At the Berkeley Street Theatre, Upstairs, Toronto until April 28. Written by Michel Tremblay. Surtitles based on the English translation by Linda Gaboriau. Directed by Jean Stéphane Roy. Set by Brian Smith. Costumes by Nina Okens. Lighting by Benoȋt Brunet-Poirier. Starring: Mélanie Beauchamp, Geneviève Dufour, Céleste Dubé, Marie-Hélène Fontaine, Patricia Marceau, Lyne Tremblay.

A co-production of Théâtre Français de Toronto and Théâtre Catapulte.

Michel Tremblay wrote his powerhouse, unflinching play Albertine in Five Times in 1984. It’s set in 1982 and looks at the life of Albertine over five decades, from 30 to 70. Albertine at 70 is about to go into a nursing home, not a happy prospect. She reflects on her life over the previous decades; the events that shaped and embittered her; the disappointments; the few good memories usually involving her sister Madeleine who died young.

Albertine at 30 has been sent away to the country to recover from beating her young 11 year-old daughter Therese. Therese would grow up wild, become a prostitute and die at the hands of a pimp. Albertine’s  troubled son, Marcel, would grow up insane. At 40 Albertine’s rage at the world and what it has done to her continues. At 50 she leaves her children to live life on her own terms. She has Marcel committed into an institution and she just washes her hands of Therese. At 60 depression descends and at 70 there is a kind of peace.

As I said it’s unflinching and fearless because Tremblay does not shy away from telling a tough, hard story. And he has faith that his audience will not look away either. It’s a play about how in every person’s life there are consequences to our actions, no matter how rich, happy or poor and angry. Albertine has the wisdom of hindsight; she’s been there; done that; and can warn her younger selves.

Tremblay has written the play so that those five generations of the same person interact. One rages, another offers some guidance. Albertine at 70 tells Albertine at 30 what to expect, but there are also bitter comments from Albertine at 40, 50 and 60.

They all think kindly and sadly of their sister Madeleine who died young before there was a possibility to become bitter.

Bravo to Théâtre Français de Toronto for producing this challenging play with Théâtre Catapulte. While the acting of the company is gripping, compelling and fearless, I found the production too much of a distracting challenge. I so appreciate that Théâtre Français de Toronto also makes their productions accessible to those of us with rusty French, by offering surtitles in English. But placing the surtitles on either side of the stage, instead of above the central playing area,  makes it impossible to watch the production and read the English translation at the same time.
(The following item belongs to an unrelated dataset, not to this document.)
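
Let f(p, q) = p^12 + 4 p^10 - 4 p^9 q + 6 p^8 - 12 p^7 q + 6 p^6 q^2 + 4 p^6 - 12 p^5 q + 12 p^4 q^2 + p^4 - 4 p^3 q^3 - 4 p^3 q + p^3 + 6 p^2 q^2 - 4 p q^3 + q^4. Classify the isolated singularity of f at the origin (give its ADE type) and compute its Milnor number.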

The playing area in Brian Smith’s compact raised stage is bare. Director Jean Stéphane Roy also has his cast of six pace, wander or crawl all over that stage making it even more of a challenge to focus on the action and relationships. And to add further distraction Roy frequently had the lights raise and lower on scenes. The reasons are mystifying and I think known only to the director. Once again, a director gets in the way of the play he is supposed to be illuminating.  It is like watching gripping acting from a distance with all sorts of distraction getting in the way.

A frustrating production in spite of the strong acting from the cast.

Albertine in Five Times (Albertine en cinq temps) plays at the Berkeley Street Theatre, Upstairs until April 28.